Taxis are set to be fitted with cameras as standard with the boss of one leading firm describing racist abuse to drivers as "out of control".
Chris Vale, who manages 24/7 Taxis, spoke out after a customer who admitted racially abusing one of his drivers avoided prison. The victim, 23-year-old Aras Cassidy, who is Kurdish, said foreign drivers are subjected to racist comments twice a day.
Brian Styles, 49, of Maple Heights, pleaded guilty to racially aggravated harassment and failing to provide a specimen, and he was found guilty of taking a vehicle without consent. He was fined £900, banned from driving for a year and ordered to pay £300 costs. Styles was arrested after driver Mr Cassidy went to collect him from The Rising Sun pub in Battle Road in October.
"I tried to be friendly and have a chat with him but he just started saying things like, 'Why don't you go back to your own country?' I ignored him but he kept swearing so I got out of the car. He jumped in the front seat and removed the handbrake. I was shocked but we get comments like that twice a day and you just learn to live with it. Most people we pick up are really nice but you get some who are aggressive. I sometimes ask myself: 'What am I doing in this country?' but all my best friends are English and I have been here for 12 years."

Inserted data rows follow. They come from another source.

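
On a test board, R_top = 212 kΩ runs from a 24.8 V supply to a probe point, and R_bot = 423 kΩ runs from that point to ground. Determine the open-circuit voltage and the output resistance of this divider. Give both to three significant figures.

V_th is the open-circuit tap voltage: 24.8 × 423/(212 + 423) = 16.5 V.
With the supply zeroed, R_top and R_bot appear in parallel from the tap: R_th = R_top‖R_bot = (212 × 423)/635.0 = 141 kΩ.

V_th = 16.5 V, R_th = 141 kΩ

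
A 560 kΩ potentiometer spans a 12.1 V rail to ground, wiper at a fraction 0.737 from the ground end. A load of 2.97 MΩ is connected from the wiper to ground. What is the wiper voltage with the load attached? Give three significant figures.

The wiper splits the pot into (1−α)R = 147.3 kΩ above and αR = 412.7 kΩ below.
Lower section ‖ load = 362.4 kΩ.
V_wiper = 12.1 × 362.4/(147.3 + 362.4) = 8.60 V.

V ≈ 8.60 V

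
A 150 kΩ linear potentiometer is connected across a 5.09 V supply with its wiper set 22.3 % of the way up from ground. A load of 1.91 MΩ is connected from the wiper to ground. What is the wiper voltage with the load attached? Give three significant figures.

The wiper splits the pot into (1−α)R = 116.5 kΩ above and αR = 33.45 kΩ below.
Lower section ‖ load = 32.87 kΩ.
V_wiper = 5.09 × 32.87/(116.5 + 32.87) = 1.12 V.

V ≈ 1.12 V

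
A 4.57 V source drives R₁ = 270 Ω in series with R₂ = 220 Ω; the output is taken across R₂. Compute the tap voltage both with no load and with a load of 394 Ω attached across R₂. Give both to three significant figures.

Unloaded: 2.05 V; loaded: 1.57 V

Open-circuit: V = 4.57 × 220/(270 + 220) = 2.05 V.
With the load, R₂ becomes R₂‖R_L = 141.2 Ω, so V = 4.57 × 141.2/411.2 = 1.57 V.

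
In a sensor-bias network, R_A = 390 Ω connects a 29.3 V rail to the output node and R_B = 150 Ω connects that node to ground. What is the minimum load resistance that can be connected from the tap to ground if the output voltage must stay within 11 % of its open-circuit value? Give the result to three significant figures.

R_L(min) ≈ 877 Ω

Output resistance R_th = R_A‖R_B = (390 × 150)/540.0 = 108.3 Ω.
The fractional drop is R_th/(R_th + R_L); requiring this ≤ 0.110 gives R_L ≥ R_th(1/0.110 − 1) = 108.3 × 8.091 = 877 Ω.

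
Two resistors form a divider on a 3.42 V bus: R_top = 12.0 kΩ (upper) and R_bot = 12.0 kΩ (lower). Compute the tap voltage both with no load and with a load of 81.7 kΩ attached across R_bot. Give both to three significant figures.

Unloaded: 1.71 V; loaded: 1.59 V

Open-circuit: V = 3.42 × 12.0/(12.0 + 12.0) = 1.71 V.
With the load, R_bot becomes R_bot‖R_L = 10.46 kΩ, so V = 3.42 × 10.46/22.46 = 1.59 V.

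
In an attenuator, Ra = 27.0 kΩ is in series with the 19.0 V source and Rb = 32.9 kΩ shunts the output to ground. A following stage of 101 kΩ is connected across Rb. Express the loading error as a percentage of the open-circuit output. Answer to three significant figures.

12.8 %

The divider's output (Thévenin) resistance is Ra‖Rb = 14.83 kΩ.
Fractional drop under load = R_th/(R_th + R_L) = 14.83 / (14.83 + 101) = 0.1280.
So the output falls by 12.8 %.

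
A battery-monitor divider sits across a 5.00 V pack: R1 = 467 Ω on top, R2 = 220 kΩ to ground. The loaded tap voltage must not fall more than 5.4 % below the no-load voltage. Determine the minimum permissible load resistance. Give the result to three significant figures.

R_L(min) ≈ 8.16 kΩ

Output resistance R_th = R1‖R2 = (467 × 220000)/220500 = 466.0 Ω.
The fractional drop is R_th/(R_th + R_L); requiring this ≤ 0.0540 gives R_L ≥ R_th(1/0.0540 − 1) = 466.0 × 17.52 = 8.16 kΩ.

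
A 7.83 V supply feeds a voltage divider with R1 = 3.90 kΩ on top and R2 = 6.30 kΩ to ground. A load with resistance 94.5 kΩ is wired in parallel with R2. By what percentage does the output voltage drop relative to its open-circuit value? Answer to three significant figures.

2.49 %

The divider's output (Thévenin) resistance is R1‖R2 = 2.409 kΩ.
Fractional drop under load = R_th/(R_th + R_L) = 2.409 / (2.409 + 94.5) = 0.02486.
So the output falls by 2.49 %.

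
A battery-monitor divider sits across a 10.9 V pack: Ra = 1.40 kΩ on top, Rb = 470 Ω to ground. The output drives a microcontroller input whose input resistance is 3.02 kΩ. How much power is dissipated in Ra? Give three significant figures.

P ≈ 51.0 mW

Total resistance from the source is Ra + (Rb‖R_L) = 1807 Ω, so I = 10.9/1807 Ω = 6.033 mA.
P = I²·Ra = (6.033 mA)² × 1.40 kΩ = 51.0 mW.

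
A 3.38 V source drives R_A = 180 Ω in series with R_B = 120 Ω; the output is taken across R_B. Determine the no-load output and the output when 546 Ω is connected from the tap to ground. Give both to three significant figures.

Open-circuit: V = 3.38 × 120/(180 + 120) = 1.35 V.
With the load, R_B becomes R_B‖R_L = 98.38 Ω, so V = 3.38 × 98.38/278.4 = 1.19 V.

Unloaded: 1.35 V; loaded: 1.19 V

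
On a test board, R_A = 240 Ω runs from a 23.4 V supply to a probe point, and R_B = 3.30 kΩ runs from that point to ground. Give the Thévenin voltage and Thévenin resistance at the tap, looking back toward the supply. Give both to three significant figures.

V_th is the open-circuit tap voltage: 23.4 × 3300/(240 + 3300) = 21.8 V.
With the supply zeroed, R_A and R_B appear in parallel from the tap: R_th = R_A‖R_B = (240 × 3300)/3540 = 224 Ω.

V_th = 21.8 V, R_th = 224 Ω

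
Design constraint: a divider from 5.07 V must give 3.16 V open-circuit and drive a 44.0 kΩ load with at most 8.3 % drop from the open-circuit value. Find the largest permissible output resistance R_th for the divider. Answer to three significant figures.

R_th ≤ 3.98 kΩ

Loading drop = R_th/(R_th + R_L) ≤ 0.0830, so R_th ≤ R_L · ε/(1−ε) = 44.0 kΩ × 0.0830/0.9170 = 3.98 kΩ.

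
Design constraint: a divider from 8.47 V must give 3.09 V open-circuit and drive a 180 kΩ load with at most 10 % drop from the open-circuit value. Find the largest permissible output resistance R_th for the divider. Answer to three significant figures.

R_th ≤ 20.0 kΩ

Loading drop = R_th/(R_th + R_L) ≤ 0.100, so R_th ≤ R_L · ε/(1−ε) = 180 kΩ × 0.100/0.9000 = 20.0 kΩ.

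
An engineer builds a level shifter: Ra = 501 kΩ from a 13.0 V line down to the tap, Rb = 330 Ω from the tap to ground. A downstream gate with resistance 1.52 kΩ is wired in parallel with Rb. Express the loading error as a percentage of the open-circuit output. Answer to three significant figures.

17.8 %

The divider's output (Thévenin) resistance is Ra‖Rb = 329.8 Ω.
Fractional drop under load = R_th/(R_th + R_L) = 329.8 / (329.8 + 1520) = 0.1783.
So the output falls by 17.8 %.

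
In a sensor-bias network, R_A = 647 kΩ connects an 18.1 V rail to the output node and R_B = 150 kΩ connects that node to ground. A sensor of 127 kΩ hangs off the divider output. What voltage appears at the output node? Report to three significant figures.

The load sits in parallel with R_B: R_B‖R_L = (150 × 127) / (150 + 127) = 68.77 kΩ.
V_out = 18.1 × 68.77 / (647 + 68.77) = 18.1 × 68.77/715.8 = 1.74 V.
(Unloaded it would have been 3.41 V.)

V_out ≈ 1.74 V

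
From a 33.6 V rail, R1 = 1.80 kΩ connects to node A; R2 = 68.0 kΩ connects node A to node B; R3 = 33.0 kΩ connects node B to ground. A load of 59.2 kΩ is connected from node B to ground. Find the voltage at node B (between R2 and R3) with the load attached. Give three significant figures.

V ≈ 7.82 V

At node B, R3 is in parallel with the load: R3‖R_L = 21.19 kΩ.
Below node A the resistance is R2 + (R3‖R_L) = 89.19 kΩ, so V_A = 33.6 × 89.19/90.99 = 32.94 V.
Then V_B = V_A × (R3‖R_L)/(R2 + R3‖R_L) = 32.94 × 21.19/89.19 = 7.82 V.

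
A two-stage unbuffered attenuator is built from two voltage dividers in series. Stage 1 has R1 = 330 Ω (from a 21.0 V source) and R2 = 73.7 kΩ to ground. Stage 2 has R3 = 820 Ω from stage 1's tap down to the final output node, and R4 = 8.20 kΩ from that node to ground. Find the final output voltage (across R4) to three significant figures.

V_out ≈ 18.3 V

Stage 2 presents R3+R4 = 9020 Ω as a load on stage 1's tap.
Stage 1's lower leg becomes R2‖(R3+R4) = 8036 Ω, so V_mid = 21.0 × 8036/8366 = 20.17 V.
Stage 2 is itself unloaded: V_out = V_mid × R4/(R3+R4) = 20.17 × 8200/9020 = 18.3 V.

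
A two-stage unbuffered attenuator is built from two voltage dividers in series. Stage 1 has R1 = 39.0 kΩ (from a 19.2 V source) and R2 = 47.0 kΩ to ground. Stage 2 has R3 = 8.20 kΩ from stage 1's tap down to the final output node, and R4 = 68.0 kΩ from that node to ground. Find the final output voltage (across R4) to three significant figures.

V_out ≈ 7.32 V

Stage 2 presents R3+R4 = 76.20 kΩ as a load on stage 1's tap.
Stage 1's lower leg becomes R2‖(R3+R4) = 29.07 kΩ, so V_mid = 19.2 × 29.07/68.07 = 8.200 V.
Stage 2 is itself unloaded: V_out = V_mid × R4/(R3+R4) = 8.200 × 68.0/76.20 = 7.32 V.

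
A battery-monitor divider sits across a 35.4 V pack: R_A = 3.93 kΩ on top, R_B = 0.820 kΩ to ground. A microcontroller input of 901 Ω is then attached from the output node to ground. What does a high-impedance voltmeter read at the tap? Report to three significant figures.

V_out ≈ 3.49 V

The load sits in parallel with R_B: R_B‖R_L = (820 × 901) / (820 + 901) = 429.3 Ω.
V_out = 35.4 × 429.3 / (3930 + 429.3) = 35.4 × 429.3/4359 = 3.49 V.
(Unloaded it would have been 6.11 V.)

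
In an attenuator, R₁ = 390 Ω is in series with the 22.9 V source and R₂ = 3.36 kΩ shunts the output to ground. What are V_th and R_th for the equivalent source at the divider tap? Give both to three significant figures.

V_th = 20.5 V, R_th = 349 Ω

V_th is the open-circuit tap voltage: 22.9 × 3360/(390 + 3360) = 20.5 V.
With the supply zeroed, R₁ and R₂ appear in parallel from the tap: R_th = R₁‖R₂ = (390 × 3360)/3750 = 349 Ω.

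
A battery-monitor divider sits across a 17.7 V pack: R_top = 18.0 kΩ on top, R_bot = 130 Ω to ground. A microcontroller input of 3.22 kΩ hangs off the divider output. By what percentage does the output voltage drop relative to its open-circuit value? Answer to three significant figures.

3.85 %

The divider's output (Thévenin) resistance is R_top‖R_bot = 129.1 Ω.
Fractional drop under load = R_th/(R_th + R_L) = 129.1 / (129.1 + 3220) = 0.03854.
So the output falls by 3.85 %.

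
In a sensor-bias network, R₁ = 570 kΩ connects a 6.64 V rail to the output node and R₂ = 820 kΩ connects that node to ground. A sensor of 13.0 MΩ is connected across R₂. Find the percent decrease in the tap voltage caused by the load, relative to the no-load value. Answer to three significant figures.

2.52 %

The divider's output (Thévenin) resistance is R₁‖R₂ = 336.3 kΩ.
Fractional drop under load = R_th/(R_th + R_L) = 336.3 / (336.3 + 13000) = 0.02521.
So the output falls by 2.52 %.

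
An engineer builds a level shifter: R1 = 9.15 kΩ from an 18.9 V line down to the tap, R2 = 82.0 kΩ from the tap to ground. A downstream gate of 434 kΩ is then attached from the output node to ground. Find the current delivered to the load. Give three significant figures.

I_L ≈ 0.0384 mA

R2‖R_L = 68.97 kΩ; V_out = 18.9 × 68.97/78.12 = 16.69 V.
I_L = V_out / R_L = 16.69 / 434 kΩ = 0.0384 mA.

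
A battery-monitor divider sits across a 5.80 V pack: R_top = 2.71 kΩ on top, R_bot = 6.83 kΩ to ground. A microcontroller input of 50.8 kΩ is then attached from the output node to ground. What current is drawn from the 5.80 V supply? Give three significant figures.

R_bot‖R_L = 6.021 kΩ, so the source sees R_top + R_bot‖R_L = 8.731 kΩ.
I = 5.80 V / 8.731 kΩ = 0.664 mA.

I ≈ 0.664 mA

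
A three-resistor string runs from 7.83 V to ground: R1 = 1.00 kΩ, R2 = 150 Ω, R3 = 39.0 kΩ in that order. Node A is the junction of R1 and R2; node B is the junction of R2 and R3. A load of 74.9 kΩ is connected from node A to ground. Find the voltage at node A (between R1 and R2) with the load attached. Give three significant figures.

Below node A the series string R2+R3 = 39150 Ω sits in parallel with the 74900 Ω load: 25710 Ω.
V_A = 7.83 × 25710/(1000 + 25710) = 7.54 V.

V ≈ 7.54 V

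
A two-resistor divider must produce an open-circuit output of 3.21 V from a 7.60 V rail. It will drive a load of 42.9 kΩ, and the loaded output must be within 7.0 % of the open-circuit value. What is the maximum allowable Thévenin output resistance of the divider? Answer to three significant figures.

Loading drop = R_th/(R_th + R_L) ≤ 0.0700, so R_th ≤ R_L · ε/(1−ε) = 42.9 kΩ × 0.0700/0.9300 = 3.23 kΩ.

R_th ≤ 3.23 kΩ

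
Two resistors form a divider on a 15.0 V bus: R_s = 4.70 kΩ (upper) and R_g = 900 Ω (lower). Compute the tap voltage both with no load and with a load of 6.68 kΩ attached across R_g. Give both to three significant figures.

Unloaded: 2.41 V; loaded: 2.17 V

Open-circuit: V = 15.0 × 900/(4700 + 900) = 2.41 V.
With the load, R_g becomes R_g‖R_L = 793.1 Ω, so V = 15.0 × 793.1/5493 = 2.17 V.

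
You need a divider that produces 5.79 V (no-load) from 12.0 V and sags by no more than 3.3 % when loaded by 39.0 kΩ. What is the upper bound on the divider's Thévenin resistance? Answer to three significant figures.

Loading drop = R_th/(R_th + R_L) ≤ 0.0330, so R_th ≤ R_L · ε/(1−ε) = 39.0 kΩ × 0.0330/0.9670 = 1.33 kΩ.

R_th ≤ 1.33 kΩ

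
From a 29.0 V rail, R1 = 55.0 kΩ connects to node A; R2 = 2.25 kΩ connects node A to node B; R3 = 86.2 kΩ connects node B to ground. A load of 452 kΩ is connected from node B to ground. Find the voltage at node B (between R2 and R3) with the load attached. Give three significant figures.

V ≈ 16.2 V

At node B, R3 is in parallel with the load: R3‖R_L = 72.39 kΩ.
Below node A the resistance is R2 + (R3‖R_L) = 74.64 kΩ, so V_A = 29.0 × 74.64/129.6 = 16.70 V.
Then V_B = V_A × (R3‖R_L)/(R2 + R3‖R_L) = 16.70 × 72.39/74.64 = 16.2 V.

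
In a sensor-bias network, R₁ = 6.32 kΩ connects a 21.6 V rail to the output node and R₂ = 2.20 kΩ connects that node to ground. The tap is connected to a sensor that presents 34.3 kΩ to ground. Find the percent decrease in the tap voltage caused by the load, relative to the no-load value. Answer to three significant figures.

The divider's output (Thévenin) resistance is R₁‖R₂ = 1.632 kΩ.
Fractional drop under load = R_th/(R_th + R_L) = 1.632 / (1.632 + 34.3) = 0.04542.
So the output falls by 4.54 %.

4.54 %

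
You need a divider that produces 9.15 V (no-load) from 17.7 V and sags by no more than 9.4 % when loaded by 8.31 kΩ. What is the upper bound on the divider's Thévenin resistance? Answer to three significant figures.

Loading drop = R_th/(R_th + R_L) ≤ 0.0940, so R_th ≤ R_L · ε/(1−ε) = 8.31 kΩ × 0.0940/0.9060 = 862 Ω.
(Any R1, R2 with R2/(R1+R2) = 0.517 and R1‖R2 ≤ 862 Ω will meet the spec.)

R_th ≤ 862 Ω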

Mr Vale, 43, was stunned by the sentence.
"They should have put him inside. The racism from some people is getting out of control. I have lived all over the UK and grew up when the National Front were at large but I have never known anything like this."
Chief Inspector Mark Ling said: "We take a positive stance against hate crime of all types. Nobody should live or work with the fear and anxiety that this type of crime can cause. I would urge people who are victimised or abused in this way to report it. If nobody knows about the it then little can be done to stop it happening again."
Mr Vale's company has 70 cars, making it the biggest fleet in the town. About one third of his drivers are foreign nationals and they all report the same kinds of problems.
"Since 2005 issues with racism and drugs and people doing runners have become much worse," said Mr Vale."I have people get in the car talking openly about buying drugs," added Mr Cassidy.
Now Mr Vale is supporting a council scheme, funded by the Safer Hastings Partnership and overseen by the licensing team, to put CCTV cameras into taxis across the town.
A council spokesman said: "It's likely to take place over several phases but we are confident that this is a positive move, increasing safety for both driver and passenger. Any abuse towards drivers, whether verbal or physical, is completely unacceptable and these cameras will go a long way in providing an extra element of protection."
But Reg Torab, 49, who runs New Carmiles sounded a note of caution.
"I do not think cameras should be compulsory," he said. "They do help when there are incidents but we keep very records of every job and there are issues about customers' privacy as well."